Figure 5. Load effects in RFT power.

A) Target RFT power per condition. Average RFT power related to the frequencies of the target for high (red) and low (blue) target load conditions with noisy (dashed) or salient (solid) distractors 500 – 1350ms after cue onset. Error bars denote standard error of the mean (SEM). B) Highlight of the significant effect of target load in target RFT power. The effect of target load (high-low target load) for salient and noisy distractors.The mean is denoted by the horizontal line, the median is denoted by the white dot and interquartile range by the grey vertical bar. C) Target RFT power time courses for high (red) and low (blue) target load relative to cue onset (left) and discrimination target onset (right). Importantly the Target RFT power was elevated for high compared to low target-loads which is consistent with an increase in neuronal excitability in the target with an increased perceptual load. D) Source modelling of the relative baseline target-RFT modulation of high versus low target loads (cue-locked, 500 - 1350ms, shown in B) collapsed over left and right attention, displayed as attention to the left (right hemi sphere is contralateral to target). Plot shows top and bottom 1% of the values in the grid-points. E) Correlations between average distractor effect (Target RFT_salient - Target RFT_noisy)/(Target RFT_salient+Target RFT_noisy) cue-locked, (500 – 1350 ms after cue onset) and behavioural distractor interference (RT_noisy – RT_salient) of target RFT with respect to low (left) and high (right) target load.

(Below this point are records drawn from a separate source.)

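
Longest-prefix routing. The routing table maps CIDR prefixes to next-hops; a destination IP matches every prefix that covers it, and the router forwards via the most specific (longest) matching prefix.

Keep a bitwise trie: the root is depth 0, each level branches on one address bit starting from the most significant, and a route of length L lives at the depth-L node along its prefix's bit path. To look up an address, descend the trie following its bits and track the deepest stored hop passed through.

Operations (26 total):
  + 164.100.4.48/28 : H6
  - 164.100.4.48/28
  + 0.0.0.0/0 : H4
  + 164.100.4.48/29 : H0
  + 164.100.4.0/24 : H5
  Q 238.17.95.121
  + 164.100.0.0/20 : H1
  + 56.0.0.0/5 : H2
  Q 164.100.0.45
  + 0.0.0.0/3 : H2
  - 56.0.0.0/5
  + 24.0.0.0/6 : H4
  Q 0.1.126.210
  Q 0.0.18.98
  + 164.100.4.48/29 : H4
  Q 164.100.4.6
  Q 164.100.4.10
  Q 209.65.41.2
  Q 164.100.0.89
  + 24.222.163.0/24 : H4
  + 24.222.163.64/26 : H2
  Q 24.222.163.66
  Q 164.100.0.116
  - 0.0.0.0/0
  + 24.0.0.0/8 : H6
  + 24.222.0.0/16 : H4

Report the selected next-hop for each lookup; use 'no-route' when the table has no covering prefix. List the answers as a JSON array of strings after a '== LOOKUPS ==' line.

Apply in order:
  + 164.100.4.48/28 (H6) depth=28
  - 164.100.4.48/28 clear@28
  + 0.0.0.0/0 (H4) depth=0
  + 164.100.4.48/29 (H0) depth=29
  + 164.100.4.0/24 (H5) depth=24
  lookup 238.17.95.121: bits 1 walk d0:H4→d1:- -> H4
  + 164.100.0.0/20 (H1) depth=20
  + 56.0.0.0/5 (H2) depth=5
  lookup 164.100.0.45: bits 101001000110010000000 walk d0:H4→d1:-→d2:-→d3:-→d4:-→d5:-→d6:-→d7:-→d8:-→d9:-→d10:-→d11:-→d12:-→d13:-→d14:-→d15:-→d16:-→d17:-→d18:-→d19:-→d20:H1→d21:- -> H1
  + 0.0.0.0/3 (H2) depth=3
  - 56.0.0.0/5 clear@5
  + 24.0.0.0/6 (H4) depth=6
  lookup 0.1.126.210: bits 000 walk d0:H4→d1:-→d2:-→d3:H2 -> H2
  lookup 0.0.18.98: bits 000 walk d0:H4→d1:-→d2:-→d3:H2 -> H2
  + 164.100.4.48/29 (H4) depth=29
  lookup 164.100.4.6: bits 10100100011001000000010000 walk d0:H4→d1:-→d2:-→d3:-→d4:-→d5:-→d6:-→d7:-→d8:-→d9:-→d10:-→d11:-→d12:-→d13:-→d14:-→d15:-→d16:-→d17:-→d18:-→d19:-→d20:H1→d21:-→d22:-→d23:-→d24:H5→d25:-→d26:- -> H5
  lookup 164.100.4.10: bits 10100100011001000000010000 walk d0:H4→d1:-→d2:-→d3:-→d4:-→d5:-→d6:-→d7:-→d8:-→d9:-→d10:-→d11:-→d12:-→d13:-→d14:-→d15:-→d16:-→d17:-→d18:-→d19:-→d20:H1→d21:-→d22:-→d23:-→d24:H5→d25:-→d26:- -> H5
  lookup 209.65.41.2: bits 1 walk d0:H4→d1:- -> H4
  lookup 164.100.0.89: bits 101001000110010000000 walk d0:H4→d1:-→d2:-→d3:-→d4:-→d5:-→d6:-→d7:-→d8:-→d9:-→d10:-→d11:-→d12:-→d13:-→d14:-→d15:-→d16:-→d17:-→d18:-→d19:-→d20:H1→d21:- -> H1
  + 24.222.163.0/24 (H4) depth=24
  + 24.222.163.64/26 (H2) depth=26
  lookup 24.222.163.66: bits 00011000110111101010001101 walk d0:H4→d1:-→d2:-→d3:H2→d4:-→d5:-→d6:H4→d7:-→d8:-→d9:-→d10:-→d11:-→d12:-→d13:-→d14:-→d15:-→d16:-→d17:-→d18:-→d19:-→d20:-→d21:-→d22:-→d23:-→d24:H4→d25:-→d26:H2 -> H2
  lookup 164.100.0.116: bits 101001000110010000000 walk d0:H4→d1:-→d2:-→d3:-→d4:-→d5:-→d6:-→d7:-→d8:-→d9:-→d10:-→d11:-→d12:-→d13:-→d14:-→d15:-→d16:-→d17:-→d18:-→d19:-→d20:H1→d21:- -> H1
  - 0.0.0.0/0 clear@0
  + 24.0.0.0/8 (H6) depth=8
  + 24.222.0.0/16 (H4) depth=16

== LOOKUPS ==
["H4","H1","H2","H2","H5","H5","H4","H1","H2","H1"]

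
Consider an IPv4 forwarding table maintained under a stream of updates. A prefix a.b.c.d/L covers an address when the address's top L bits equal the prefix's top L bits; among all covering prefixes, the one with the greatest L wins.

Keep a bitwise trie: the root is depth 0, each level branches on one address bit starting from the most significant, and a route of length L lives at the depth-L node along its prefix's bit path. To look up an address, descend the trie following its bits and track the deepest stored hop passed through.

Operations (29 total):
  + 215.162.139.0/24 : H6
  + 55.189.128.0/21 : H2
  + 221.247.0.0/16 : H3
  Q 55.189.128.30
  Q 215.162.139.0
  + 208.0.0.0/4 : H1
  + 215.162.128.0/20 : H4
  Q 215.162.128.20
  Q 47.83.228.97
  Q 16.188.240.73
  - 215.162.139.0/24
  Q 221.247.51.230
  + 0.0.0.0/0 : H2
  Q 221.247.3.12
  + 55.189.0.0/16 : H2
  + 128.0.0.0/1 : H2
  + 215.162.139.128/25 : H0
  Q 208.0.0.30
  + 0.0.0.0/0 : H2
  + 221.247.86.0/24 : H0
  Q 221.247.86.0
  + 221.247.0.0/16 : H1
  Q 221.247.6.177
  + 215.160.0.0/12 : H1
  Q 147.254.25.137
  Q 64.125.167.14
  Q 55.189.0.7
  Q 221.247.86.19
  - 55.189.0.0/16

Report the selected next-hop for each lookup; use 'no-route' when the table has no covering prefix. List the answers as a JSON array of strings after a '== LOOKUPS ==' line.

Process each operation:
  + 215.162.139.0/24 (H6) depth=24
  + 55.189.128.0/21 (H2) depth=21
  + 221.247.0.0/16 (H3) depth=16
  ? 55.189.128.30  path d0:-→d1:-→d2:-→d3:-→d4:-→d5:-→d6:-→d7:-→d8:-→d9:-→d10:-→d11:-→d12:-→d13:-→d14:-→d15:-→d16:-→d17:-→d18:-→d19:-→d20:-→d21:H2  best=H2
  ? 215.162.139.0  path d0:-→d1:-→d2:-→d3:-→d4:-→d5:-→d6:-→d7:-→d8:-→d9:-→d10:-→d11:-→d12:-→d13:-→d14:-→d15:-→d16:-→d17:-→d18:-→d19:-→d20:-→d21:-→d22:-→d23:-→d24:H6  best=H6
  + 208.0.0.0/4 (H1) depth=4
  + 215.162.128.0/20 (H4) depth=20
  ? 215.162.128.20  path d0:-→d1:-→d2:-→d3:-→d4:H1→d5:-→d6:-→d7:-→d8:-→d9:-→d10:-→d11:-→d12:-→d13:-→d14:-→d15:-→d16:-→d17:-→d18:-→d19:-→d20:H4  best=H4
  ? 47.83.228.97  path d0:-→d1:-→d2:-→d3:-  best=no-route
  ? 16.188.240.73  path d0:-→d1:-→d2:-  best=no-route
  del 215.162.139.0/24 (clear depth 24)
  ? 221.247.51.230  path d0:-→d1:-→d2:-→d3:-→d4:H1→d5:-→d6:-→d7:-→d8:-→d9:-→d10:-→d11:-→d12:-→d13:-→d14:-→d15:-→d16:H3  best=H3
  + 0.0.0.0/0 (H2) depth=0
  ? 221.247.3.12  path d0:H2→d1:-→d2:-→d3:-→d4:H1→d5:-→d6:-→d7:-→d8:-→d9:-→d10:-→d11:-→d12:-→d13:-→d14:-→d15:-→d16:H3  best=H3
  + 55.189.0.0/16 (H2) depth=16
  + 128.0.0.0/1 (H2) depth=1
  + 215.162.139.128/25 (H0) depth=25
  ? 208.0.0.30  path d0:H2→d1:H2→d2:-→d3:-→d4:H1→d5:-  best=H1
  + 0.0.0.0/0 (H2) depth=0
  + 221.247.86.0/24 (H0) depth=24
  ? 221.247.86.0  path d0:H2→d1:H2→d2:-→d3:-→d4:H1→d5:-→d6:-→d7:-→d8:-→d9:-→d10:-→d11:-→d12:-→d13:-→d14:-→d15:-→d16:H3→d17:-→d18:-→d19:-→d20:-→d21:-→d22:-→d23:-→d24:H0  best=H0
  + 221.247.0.0/16 (H1) depth=16
  ? 221.247.6.177  path d0:H2→d1:H2→d2:-→d3:-→d4:H1→d5:-→d6:-→d7:-→d8:-→d9:-→d10:-→d11:-→d12:-→d13:-→d14:-→d15:-→d16:H1→d17:-  best=H1
  + 215.160.0.0/12 (H1) depth=12
  ? 147.254.25.137  path d0:H2→d1:H2  best=H2
  ? 64.125.167.14  path d0:H2→d1:-  best=H2
  ? 55.189.0.7  path d0:H2→d1:-→d2:-→d3:-→d4:-→d5:-→d6:-→d7:-→d8:-→d9:-→d10:-→d11:-→d12:-→d13:-→d14:-→d15:-→d16:H2  best=H2
  ? 221.247.86.19  path d0:H2→d1:H2→d2:-→d3:-→d4:H1→d5:-→d6:-→d7:-→d8:-→d9:-→d10:-→d11:-→d12:-→d13:-→d14:-→d15:-→d16:H1→d17:-→d18:-→d19:-→d20:-→d21:-→d22:-→d23:-→d24:H0  best=H0
  del 55.189.0.0/16 (clear depth 16)

== LOOKUPS ==
["H2","H6","H4","no-route","no-route","H3","H3","H1","H0","H1","H2","H2","H2","H0"]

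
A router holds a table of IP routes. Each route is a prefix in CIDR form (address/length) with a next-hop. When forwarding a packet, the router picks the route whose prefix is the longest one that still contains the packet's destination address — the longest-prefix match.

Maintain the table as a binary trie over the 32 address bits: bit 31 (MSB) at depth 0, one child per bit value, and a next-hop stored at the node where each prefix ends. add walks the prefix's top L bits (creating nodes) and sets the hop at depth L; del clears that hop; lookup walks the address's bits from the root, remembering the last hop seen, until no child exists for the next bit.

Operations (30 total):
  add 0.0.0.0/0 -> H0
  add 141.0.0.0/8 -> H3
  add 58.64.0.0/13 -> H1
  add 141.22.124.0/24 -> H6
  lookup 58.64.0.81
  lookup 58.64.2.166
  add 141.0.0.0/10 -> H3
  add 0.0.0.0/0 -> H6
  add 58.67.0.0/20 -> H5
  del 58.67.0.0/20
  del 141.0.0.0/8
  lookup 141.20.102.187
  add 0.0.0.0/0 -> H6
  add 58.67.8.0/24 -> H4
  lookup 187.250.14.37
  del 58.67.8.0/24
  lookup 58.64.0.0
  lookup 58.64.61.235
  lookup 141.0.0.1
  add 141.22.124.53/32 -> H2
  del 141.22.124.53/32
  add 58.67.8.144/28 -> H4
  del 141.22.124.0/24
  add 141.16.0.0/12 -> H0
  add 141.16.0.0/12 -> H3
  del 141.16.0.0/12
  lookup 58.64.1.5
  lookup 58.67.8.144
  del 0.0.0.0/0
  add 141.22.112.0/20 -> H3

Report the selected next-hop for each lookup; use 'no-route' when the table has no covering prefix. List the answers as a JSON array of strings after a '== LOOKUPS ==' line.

Apply in order:
  add 0.0.0.0/0 -> H0 at depth 0
  add 141.0.0.0/8 -> H3 at depth 8
  add 58.64.0.0/13 -> H1 at depth 13
  add 141.22.124.0/24 -> H6 at depth 24
  ? 58.64.0.81  path d0:H0→d1:-→d2:-→d3:-→d4:-→d5:-→d6:-→d7:-→d8:-→d9:-→d10:-→d11:-→d12:-→d13:H1  best=H1
  ? 58.64.2.166  path d0:H0→d1:-→d2:-→d3:-→d4:-→d5:-→d6:-→d7:-→d8:-→d9:-→d10:-→d11:-→d12:-→d13:H1  best=H1
  add 141.0.0.0/10 -> H3 at depth 10
  add 0.0.0.0/0 -> H6 at depth 0
  add 58.67.0.0/20 -> H5 at depth 20
  - 58.67.0.0/20 clear@20
  - 141.0.0.0/8 clear@8
  ? 141.20.102.187  path d0:H6→d1:-→d2:-→d3:-→d4:-→d5:-→d6:-→d7:-→d8:-→d9:-→d10:H3→d11:-→d12:-→d13:-→d14:-  best=H3
  add 0.0.0.0/0 -> H6 at depth 0
  add 58.67.8.0/24 -> H4 at depth 24
  ? 187.250.14.37  path d0:H6→d1:-→d2:-  best=H6
  - 58.67.8.0/24 clear@24
  ? 58.64.0.0  path d0:H6→d1:-→d2:-→d3:-→d4:-→d5:-→d6:-→d7:-→d8:-→d9:-→d10:-→d11:-→d12:-→d13:H1→d14:-  best=H1
  ? 58.64.61.235  path d0:H6→d1:-→d2:-→d3:-→d4:-→d5:-→d6:-→d7:-→d8:-→d9:-→d10:-→d11:-→d12:-→d13:H1→d14:-  best=H1
  ? 141.0.0.1  path d0:H6→d1:-→d2:-→d3:-→d4:-→d5:-→d6:-→d7:-→d8:-→d9:-→d10:H3→d11:-  best=H3
  add 141.22.124.53/32 -> H2 at depth 32
  - 141.22.124.53/32 clear@32
  add 58.67.8.144/28 -> H4 at depth 28
  - 141.22.124.0/24 clear@24
  add 141.16.0.0/12 -> H0 at depth 12
  add 141.16.0.0/12 -> H3 at depth 12
  - 141.16.0.0/12 clear@12
  ? 58.64.1.5  path d0:H6→d1:-→d2:-→d3:-→d4:-→d5:-→d6:-→d7:-→d8:-→d9:-→d10:-→d11:-→d12:-→d13:H1→d14:-  best=H1
  ? 58.67.8.144  path d0:H6→d1:-→d2:-→d3:-→d4:-→d5:-→d6:-→d7:-→d8:-→d9:-→d10:-→d11:-→d12:-→d13:H1→d14:-→d15:-→d16:-→d17:-→d18:-→d19:-→d20:-→d21:-→d22:-→d23:-→d24:-→d25:-→d26:-→d27:-→d28:H4  best=H4
  - 0.0.0.0/0 clear@0
  add 141.22.112.0/20 -> H3 at depth 20

== LOOKUPS ==
["H1","H1","H3","H6","H1","H1","H3","H1","H4"]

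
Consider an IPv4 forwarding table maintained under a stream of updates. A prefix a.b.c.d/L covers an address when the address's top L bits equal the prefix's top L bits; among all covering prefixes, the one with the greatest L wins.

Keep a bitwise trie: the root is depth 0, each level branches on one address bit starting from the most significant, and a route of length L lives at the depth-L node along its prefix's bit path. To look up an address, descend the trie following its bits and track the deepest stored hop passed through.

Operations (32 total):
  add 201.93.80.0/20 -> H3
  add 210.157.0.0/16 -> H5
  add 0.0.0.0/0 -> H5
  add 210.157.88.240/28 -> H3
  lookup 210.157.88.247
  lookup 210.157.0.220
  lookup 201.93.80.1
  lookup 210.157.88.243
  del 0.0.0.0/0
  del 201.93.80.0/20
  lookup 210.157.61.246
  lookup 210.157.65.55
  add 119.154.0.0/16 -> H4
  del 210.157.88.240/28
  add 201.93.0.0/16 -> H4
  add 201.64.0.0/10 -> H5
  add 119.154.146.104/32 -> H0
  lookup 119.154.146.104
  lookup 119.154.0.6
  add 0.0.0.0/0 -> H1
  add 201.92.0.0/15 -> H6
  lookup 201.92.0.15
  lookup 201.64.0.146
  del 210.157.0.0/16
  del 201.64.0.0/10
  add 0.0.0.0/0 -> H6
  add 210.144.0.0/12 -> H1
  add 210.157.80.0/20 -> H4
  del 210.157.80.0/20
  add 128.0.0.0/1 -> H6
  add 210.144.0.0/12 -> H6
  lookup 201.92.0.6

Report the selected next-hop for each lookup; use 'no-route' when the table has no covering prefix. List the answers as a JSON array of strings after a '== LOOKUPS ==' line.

Trace:
  add 201.93.80.0/20 -> H3 at depth 20
  add 210.157.0.0/16 -> H5 at depth 16
  add 0.0.0.0/0 -> H5 at depth 0
  add 210.157.88.240/28 -> H3 at depth 28
  Q 210.157.88.247: descend 1101001010011101010110001111 ; hops seen [H5,H5,H3] ; pick H3
  Q 210.157.0.220: descend 11010010100111010 ; hops seen [H5,H5] ; pick H5
  Q 201.93.80.1: descend 11001001010111010101 ; hops seen [H5,H3] ; pick H3
  Q 210.157.88.243: descend 1101001010011101010110001111 ; hops seen [H5,H5,H3] ; pick H3
  - 0.0.0.0/0 clear@0
  - 201.93.80.0/20 clear@20
  Q 210.157.61.246: descend 11010010100111010 ; hops seen [H5] ; pick H5
  Q 210.157.65.55: descend 1101001010011101010 ; hops seen [H5] ; pick H5
  add 119.154.0.0/16 -> H4 at depth 16
  - 210.157.88.240/28 clear@28
  add 201.93.0.0/16 -> H4 at depth 16
  add 201.64.0.0/10 -> H5 at depth 10
  add 119.154.146.104/32 -> H0 at depth 32
  Q 119.154.146.104: descend 01110111100110101001001001101000 ; hops seen [H4,H0] ; pick H0
  Q 119.154.0.6: descend 0111011110011010 ; hops seen [H4] ; pick H4
  add 0.0.0.0/0 -> H1 at depth 0
  add 201.92.0.0/15 -> H6 at depth 15
  Q 201.92.0.15: descend 110010010101110 ; hops seen [H1,H5,H6] ; pick H6
  Q 201.64.0.146: descend 11001001010 ; hops seen [H1,H5] ; pick H5
  - 210.157.0.0/16 clear@16
  - 201.64.0.0/10 clear@10
  add 0.0.0.0/0 -> H6 at depth 0
  add 210.144.0.0/12 -> H1 at depth 12
  add 210.157.80.0/20 -> H4 at depth 20
  - 210.157.80.0/20 clear@20
  add 128.0.0.0/1 -> H6 at depth 1
  add 210.144.0.0/12 -> H6 at depth 12
  Q 201.92.0.6: descend 110010010101110 ; hops seen [H6,H6,H6] ; pick H6

== LOOKUPS ==
["H3","H5","H3","H3","H5","H5","H0","H4","H6","H5","H6"]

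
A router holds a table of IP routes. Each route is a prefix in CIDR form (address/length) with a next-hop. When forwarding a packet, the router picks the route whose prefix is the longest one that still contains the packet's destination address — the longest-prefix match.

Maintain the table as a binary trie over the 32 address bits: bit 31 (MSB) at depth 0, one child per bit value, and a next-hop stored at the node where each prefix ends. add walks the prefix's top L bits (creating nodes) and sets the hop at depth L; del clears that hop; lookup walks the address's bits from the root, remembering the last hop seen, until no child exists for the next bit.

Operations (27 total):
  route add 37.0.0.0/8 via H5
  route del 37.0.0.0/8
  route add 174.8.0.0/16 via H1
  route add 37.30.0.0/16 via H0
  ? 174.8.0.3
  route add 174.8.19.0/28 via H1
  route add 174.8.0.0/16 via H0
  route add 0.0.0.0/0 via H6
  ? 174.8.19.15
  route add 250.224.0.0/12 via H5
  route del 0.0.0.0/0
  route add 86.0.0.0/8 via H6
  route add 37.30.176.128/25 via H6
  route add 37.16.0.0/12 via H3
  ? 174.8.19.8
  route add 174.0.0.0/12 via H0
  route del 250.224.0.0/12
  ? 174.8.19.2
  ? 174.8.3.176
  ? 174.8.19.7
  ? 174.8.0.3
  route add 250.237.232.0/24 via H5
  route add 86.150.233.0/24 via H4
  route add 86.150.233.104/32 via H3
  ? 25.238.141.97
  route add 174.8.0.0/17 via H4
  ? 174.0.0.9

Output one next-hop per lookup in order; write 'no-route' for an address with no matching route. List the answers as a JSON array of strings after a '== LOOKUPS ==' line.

Trace:
  add 37.0.0.0/8 -> H5 at depth 8
  - 37.0.0.0/8 clear@8
  add 174.8.0.0/16 -> H1 at depth 16
  add 37.30.0.0/16 -> H0 at depth 16
  ? 174.8.0.3  path d0:-→d1:-→d2:-→d3:-→d4:-→d5:-→d6:-→d7:-→d8:-→d9:-→d10:-→d11:-→d12:-→d13:-→d14:-→d15:-→d16:H1  best=H1
  add 174.8.19.0/28 -> H1 at depth 28
  add 174.8.0.0/16 -> H0 at depth 16
  add 0.0.0.0/0 -> H6 at depth 0
  ? 174.8.19.15  path d0:H6→d1:-→d2:-→d3:-→d4:-→d5:-→d6:-→d7:-→d8:-→d9:-→d10:-→d11:-→d12:-→d13:-→d14:-→d15:-→d16:H0→d17:-→d18:-→d19:-→d20:-→d21:-→d22:-→d23:-→d24:-→d25:-→d26:-→d27:-→d28:H1  best=H1
  add 250.224.0.0/12 -> H5 at depth 12
  - 0.0.0.0/0 clear@0
  add 86.0.0.0/8 -> H6 at depth 8
  add 37.30.176.128/25 -> H6 at depth 25
  add 37.16.0.0/12 -> H3 at depth 12
  ? 174.8.19.8  path d0:-→d1:-→d2:-→d3:-→d4:-→d5:-→d6:-→d7:-→d8:-→d9:-→d10:-→d11:-→d12:-→d13:-→d14:-→d15:-→d16:H0→d17:-→d18:-→d19:-→d20:-→d21:-→d22:-→d23:-→d24:-→d25:-→d26:-→d27:-→d28:H1  best=H1
  add 174.0.0.0/12 -> H0 at depth 12
  - 250.224.0.0/12 clear@12
  ? 174.8.19.2  path d0:-→d1:-→d2:-→d3:-→d4:-→d5:-→d6:-→d7:-→d8:-→d9:-→d10:-→d11:-→d12:H0→d13:-→d14:-→d15:-→d16:H0→d17:-→d18:-→d19:-→d20:-→d21:-→d22:-→d23:-→d24:-→d25:-→d26:-→d27:-→d28:H1  best=H1
  ? 174.8.3.176  path d0:-→d1:-→d2:-→d3:-→d4:-→d5:-→d6:-→d7:-→d8:-→d9:-→d10:-→d11:-→d12:H0→d13:-→d14:-→d15:-→d16:H0→d17:-→d18:-→d19:-  best=H0
  ? 174.8.19.7  path d0:-→d1:-→d2:-→d3:-→d4:-→d5:-→d6:-→d7:-→d8:-→d9:-→d10:-→d11:-→d12:H0→d13:-→d14:-→d15:-→d16:H0→d17:-→d18:-→d19:-→d20:-→d21:-→d22:-→d23:-→d24:-→d25:-→d26:-→d27:-→d28:H1  best=H1
  ? 174.8.0.3  path d0:-→d1:-→d2:-→d3:-→d4:-→d5:-→d6:-→d7:-→d8:-→d9:-→d10:-→d11:-→d12:H0→d13:-→d14:-→d15:-→d16:H0→d17:-→d18:-→d19:-  best=H0
  add 250.237.232.0/24 -> H5 at depth 24
  add 86.150.233.0/24 -> H4 at depth 24
  add 86.150.233.104/32 -> H3 at depth 32
  ? 25.238.141.97  path d0:-→d1:-→d2:-  best=no-route
  add 174.8.0.0/17 -> H4 at depth 17
  ? 174.0.0.9  path d0:-→d1:-→d2:-→d3:-→d4:-→d5:-→d6:-→d7:-→d8:-→d9:-→d10:-→d11:-→d12:H0  best=H0

== LOOKUPS ==
["H1","H1","H1","H1","H0","H1","H0","no-route","H0"]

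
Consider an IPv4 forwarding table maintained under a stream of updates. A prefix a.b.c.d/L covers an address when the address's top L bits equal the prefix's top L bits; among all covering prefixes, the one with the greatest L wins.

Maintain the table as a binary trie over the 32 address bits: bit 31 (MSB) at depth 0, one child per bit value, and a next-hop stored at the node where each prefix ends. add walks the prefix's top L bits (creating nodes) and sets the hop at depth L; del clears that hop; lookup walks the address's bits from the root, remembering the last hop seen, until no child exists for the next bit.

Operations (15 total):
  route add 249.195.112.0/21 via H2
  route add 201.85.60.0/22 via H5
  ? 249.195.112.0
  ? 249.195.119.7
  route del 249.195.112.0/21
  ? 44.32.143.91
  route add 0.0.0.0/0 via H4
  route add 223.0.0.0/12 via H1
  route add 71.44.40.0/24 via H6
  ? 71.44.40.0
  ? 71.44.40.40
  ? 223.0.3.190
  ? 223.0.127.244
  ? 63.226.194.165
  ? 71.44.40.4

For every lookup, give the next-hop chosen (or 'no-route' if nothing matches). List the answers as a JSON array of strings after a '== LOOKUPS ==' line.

Apply in order:
  add 249.195.112.0/21 -> H2 at depth 21
  add 201.85.60.0/22 -> H5 at depth 22
  ? 249.195.112.0  path d0:-→d1:-→d2:-→d3:-→d4:-→d5:-→d6:-→d7:-→d8:-→d9:-→d10:-→d11:-→d12:-→d13:-→d14:-→d15:-→d16:-→d17:-→d18:-→d19:-→d20:-→d21:H2  best=H2
  ? 249.195.119.7  path d0:-→d1:-→d2:-→d3:-→d4:-→d5:-→d6:-→d7:-→d8:-→d9:-→d10:-→d11:-→d12:-→d13:-→d14:-→d15:-→d16:-→d17:-→d18:-→d19:-→d20:-→d21:H2  best=H2
  - 249.195.112.0/21 clear@21
  ? 44.32.143.91  path d0:-  best=no-route
  add 0.0.0.0/0 -> H4 at depth 0
  add 223.0.0.0/12 -> H1 at depth 12
  add 71.44.40.0/24 -> H6 at depth 24
  ? 71.44.40.0  path d0:H4→d1:-→d2:-→d3:-→d4:-→d5:-→d6:-→d7:-→d8:-→d9:-→d10:-→d11:-→d12:-→d13:-→d14:-→d15:-→d16:-→d17:-→d18:-→d19:-→d20:-→d21:-→d22:-→d23:-→d24:H6  best=H6
  ? 71.44.40.40  path d0:H4→d1:-→d2:-→d3:-→d4:-→d5:-→d6:-→d7:-→d8:-→d9:-→d10:-→d11:-→d12:-→d13:-→d14:-→d15:-→d16:-→d17:-→d18:-→d19:-→d20:-→d21:-→d22:-→d23:-→d24:H6  best=H6
  ? 223.0.3.190  path d0:H4→d1:-→d2:-→d3:-→d4:-→d5:-→d6:-→d7:-→d8:-→d9:-→d10:-→d11:-→d12:H1  best=H1
  ? 223.0.127.244  path d0:H4→d1:-→d2:-→d3:-→d4:-→d5:-→d6:-→d7:-→d8:-→d9:-→d10:-→d11:-→d12:H1  best=H1
  ? 63.226.194.165  path d0:H4→d1:-  best=H4
  ? 71.44.40.4  path d0:H4→d1:-→d2:-→d3:-→d4:-→d5:-→d6:-→d7:-→d8:-→d9:-→d10:-→d11:-→d12:-→d13:-→d14:-→d15:-→d16:-→d17:-→d18:-→d19:-→d20:-→d21:-→d22:-→d23:-→d24:H6  best=H6

== LOOKUPS ==
["H2","H2","no-route","H6","H6","H1","H1","H4","H6"]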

Figure 6. Effects in distractor RFT.

A) Average distractor RFT power related to the target for high (red) and low (blue) target load conditions with noisy (dashed) or salient (solid) distractors 500 – 1350ms after cue onset. Error bars denote standard error of the mean (SEM). B) Effect of target load (high-low target load) for salient and noisy distractors.The mean is denoted by the horizontal line, the median is denoted by the white dot and interquartile range by the grey vertical bar. C) The effect of distractor salience (high-low salience) for high and low target load. D) Source modelling of the salient minus noisy distractor difference under high load 0.5-1.1s after cue onset. Cooler colours denote the decrease in RFT power, while warmer colours show the alpha power increase. Contrasts are collapsed over left and right attention and displayed as attention to the left (left hemisphere is contralateral to distractor). Plot shows top and bottom 1% of the values in the gridpoints. E) Noisy distractors-RFT power time courses with high and low target load relative to cue onset (left) and discrimination target onset (right) under high target load. F) Distractor RFT power time courses for salient and noisy distractors relative to cue onset (left) and discrimination target onset (right) under high target load.